Housing Association Notting Hill Genesis are behind the plan. If they sounds sort of familiar it’s because Housing Associations Notting Hill and Genesis very recently merged.
For a Housing Association the allocated “affordable” numbers are low at 35% which includes shared ownership. Shared ownership is often a wheeze whereby buyers pay for, say, a 25% of a stake of a new home when a similar outlay would have bought 100% 20 years ago before house prices went into the stratosphere, pushed along by central government.
The rest of the “affordable” element (69% of the overall 35%) is “London Affordable Rent” at around 65% of “market” rents (though there’s so much intervention housing can hardly be called a market) instead of around 50% for social rent.
Got that? No? I don’t blame you. It’s a mess.
The design will not exactly set pulses racing. It’s yet another box. On the bright side there’s no grey plastic-like cladding. Grateful for small mercies I suppose.
The horizontal bands on facades emphasise how fat the blocks are. The view from the other side of the creek is incredibly dull.
In fact the more I see this development from other angles the worse it gets. The lack of fenestration and snooze-worthy, lumpy proportions look so very poor from this view.
Being generous, I’ll say that close-up renders look better and these renders from a distance are low-res.
The wider area
Thames Water are currently using a site for Thames Tideway tunneling. In time it’ll become housing and hopefully exhibit some more flair than this to distract attention, which won’t be hard.
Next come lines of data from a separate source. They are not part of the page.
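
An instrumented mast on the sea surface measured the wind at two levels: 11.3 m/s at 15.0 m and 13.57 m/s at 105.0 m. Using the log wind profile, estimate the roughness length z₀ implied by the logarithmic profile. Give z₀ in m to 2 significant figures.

z₀ ≈ 0.00093 m

Log law: V(z) ∝ ln(z/z₀). With r = V₁/V₂ = 11.3/13.57 = 0.83272,
r · ln(z₂/z₀) = ln(z₁/z₀) ⇒ ln z₀ = (ln z₁ − r·ln z₂)/(1 − r)
ln z₀ = (2.70805 − 0.83272×4.65396) / 0.16728 = -6.9786
z₀ = exp(-6.9786) = 0.0009316 m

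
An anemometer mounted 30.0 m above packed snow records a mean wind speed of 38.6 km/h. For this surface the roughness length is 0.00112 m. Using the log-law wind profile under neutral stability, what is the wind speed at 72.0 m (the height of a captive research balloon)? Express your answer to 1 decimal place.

41.9 km/h

Log law: V(z) ∝ ln(z/z₀), so V₂/V₁ = ln(z₂/z₀) / ln(z₁/z₀).
ln(72.0/0.00112) = 11.0711, ln(30.0/0.00112) = 10.1956
V₂ = 38.6 × 11.0711/10.1956 = 38.6 × 1.0859 = 41.9145 km/h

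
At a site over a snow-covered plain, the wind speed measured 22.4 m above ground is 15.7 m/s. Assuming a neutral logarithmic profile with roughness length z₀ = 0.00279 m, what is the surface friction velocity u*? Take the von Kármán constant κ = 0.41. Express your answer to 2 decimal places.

Log law: V(z) = (u*/κ) · ln(z/z₀) ⇒ u* = κ · V / ln(z/z₀)
u* = 0.41 × 15.7 / ln(22.4/0.00279) = 0.41 × 15.7 / 8.9908
   = 6.4370 / 8.9908 = 0.7160 m/s

u* ≈ 0.72 m/s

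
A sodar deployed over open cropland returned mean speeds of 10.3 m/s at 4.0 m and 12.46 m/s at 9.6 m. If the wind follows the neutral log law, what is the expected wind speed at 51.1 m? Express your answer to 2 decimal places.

16.59 m/s

Log law: V ∝ ln(z/z₀). From the pair, with r = V₁/V₂ = 0.82665,
ln z₀ = (ln z₁ − r·ln z₂)/(1 − r) = (1.3863 − 0.82665×2.2618)/0.17335 = -2.7884 → z₀ = 0.06152 m
V₃ = V₁ · ln(z₃/z₀)/ln(z₁/z₀) = 10.3 × 6.7222/4.1747 = 16.5853 m/s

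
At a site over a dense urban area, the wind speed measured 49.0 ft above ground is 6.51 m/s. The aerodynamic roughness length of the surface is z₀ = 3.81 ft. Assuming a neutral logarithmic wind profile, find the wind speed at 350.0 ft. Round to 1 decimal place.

Log law: V(z) ∝ ln(z/z₀), so V₂/V₁ = ln(z₂/z₀) / ln(z₁/z₀).
ln(350.0/3.81) = 4.5203, ln(49.0/3.81) = 2.5542
V₂ = 6.51 × 4.5203/2.5542 = 6.51 × 1.7698 = 11.5211 m/s

11.5 m/s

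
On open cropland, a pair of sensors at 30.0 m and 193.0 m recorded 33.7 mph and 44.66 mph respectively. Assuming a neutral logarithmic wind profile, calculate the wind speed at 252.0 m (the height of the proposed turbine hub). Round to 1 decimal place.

46.2 mph

Log law: V ∝ ln(z/z₀). From the pair, with r = V₁/V₂ = 0.75459,
ln z₀ = (ln z₁ − r·ln z₂)/(1 − r) = (3.4012 − 0.75459×5.2627)/0.24541 = -2.3226 → z₀ = 0.09802 m
V₃ = V₁ · ln(z₃/z₀)/ln(z₁/z₀) = 33.7 × 7.8520/5.7238 = 46.2305 mph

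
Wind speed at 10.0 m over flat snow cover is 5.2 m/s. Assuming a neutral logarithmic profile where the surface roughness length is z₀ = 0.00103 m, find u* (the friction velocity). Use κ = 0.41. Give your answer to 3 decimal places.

Log law: V(z) = (u*/κ) · ln(z/z₀) ⇒ u* = κ · V / ln(z/z₀)
u* = 0.41 × 5.2 / ln(10.0/0.00103) = 0.41 × 5.2 / 9.1808
   = 2.1320 / 9.1808 = 0.2322 m/s

u* ≈ 0.232 m/s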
On the bright side the GLA recommended active frontages at ground floor level and a public space where Tarves Way meets Norman Road.
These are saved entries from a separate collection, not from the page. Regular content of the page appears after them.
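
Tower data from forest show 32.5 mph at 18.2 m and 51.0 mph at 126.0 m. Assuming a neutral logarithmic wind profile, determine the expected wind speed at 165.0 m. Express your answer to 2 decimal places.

53.58 mph

Log law: V ∝ ln(z/z₀). From the pair, with r = V₁/V₂ = 0.63725,
ln z₀ = (ln z₁ − r·ln z₂)/(1 − r) = (2.9014 − 0.63725×4.8363)/0.36275 = -0.4977 → z₀ = 0.6080 m
V₃ = V₁ · ln(z₃/z₀)/ln(z₁/z₀) = 32.5 × 5.6036/3.3991 = 53.5784 mph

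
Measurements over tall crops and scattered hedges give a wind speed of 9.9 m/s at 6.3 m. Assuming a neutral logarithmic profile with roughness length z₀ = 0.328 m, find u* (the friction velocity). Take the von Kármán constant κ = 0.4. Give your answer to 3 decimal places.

Log law: V(z) = (u*/κ) · ln(z/z₀) ⇒ u* = κ · V / ln(z/z₀)
u* = 0.4 × 9.9 / ln(6.3/0.328) = 0.4 × 9.9 / 2.9553
   = 3.9600 / 2.9553 = 1.3400 m/s

u* ≈ 1.340 m/s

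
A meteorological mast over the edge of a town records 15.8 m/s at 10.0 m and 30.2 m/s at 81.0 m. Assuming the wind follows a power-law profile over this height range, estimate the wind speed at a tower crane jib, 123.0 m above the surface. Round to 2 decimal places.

34.37 m/s

First find α: α = ln(V₂/V₁)/ln(z₂/z₁) = ln(30.2/15.8)/ln(81.0/10.0) = 0.64783/2.09186 = 0.3097
Extrapolate from 81.0 m to 123.0 m: V₃ = 30.2 × (123.0/81.0)^0.3097 = 30.2 × 1.1381 = 34.3709 m/s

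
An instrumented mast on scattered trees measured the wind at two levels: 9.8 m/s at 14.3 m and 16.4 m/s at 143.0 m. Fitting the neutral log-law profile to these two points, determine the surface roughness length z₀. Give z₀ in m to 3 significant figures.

Log law: V(z) ∝ ln(z/z₀). With r = V₁/V₂ = 9.8/16.4 = 0.59756,
r · ln(z₂/z₀) = ln(z₁/z₀) ⇒ ln z₀ = (ln z₁ − r·ln z₂)/(1 − r)
ln z₀ = (2.66026 − 0.59756×4.96284) / 0.40244 = -0.7587
z₀ = exp(-0.7587) = 0.4683 m

z₀ ≈ 0.468 m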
It’s the latest in a long line of developments in the area which have been covered on this site.
There’s the current 22-storey tower approaching completion from Essential Living, a 30-storey proposal beside Trinity Laban, Hope Wharf (one of the few that isn’t a box) and others such as Sun Wharf.
It’s another development in the area by local architects bptw. So local in fact that their main office is almost next door.
Greenwich Council asked for “continuation of creek walk and raised importance
of ecological assessment and on-site playspace to inform landscaping proposals”
However, a creek-side walkway at adjacent Caledonian Point – which opened two years ago – has always been gated when I’ve passed over the past two years.
Bptw’s former office just along the road also has plans in for housing, which the practice also designed.
The site is 200 metres from Greenwich DLR and Southeastern station.
As is usual with Greenwich Council S106 agreements, there is no mention in the Planning Statement of wider public realm improvements to encourage walking and cycling – especially along Norman Road. Moving lamp-posts seems the extent of it unless officers demand differently. This is what it says regarding S106 income:
Non-strategic transport contributions, to cover works including the creation of a new vehicular access, reinstatement of the highway, and relocation of street lampposts.
They can do a lot better than this. Time and time again new developments are not being utilised to provide better streets and public spaces to encourage healthier living. Other councils place far greater importance on this.
The council’s job scheme GLLaB will probably swallow large sums again instead. There’s nothing wrong with some S106 income going in that direction but the proportion is usually extremely high to the detriment of over areas.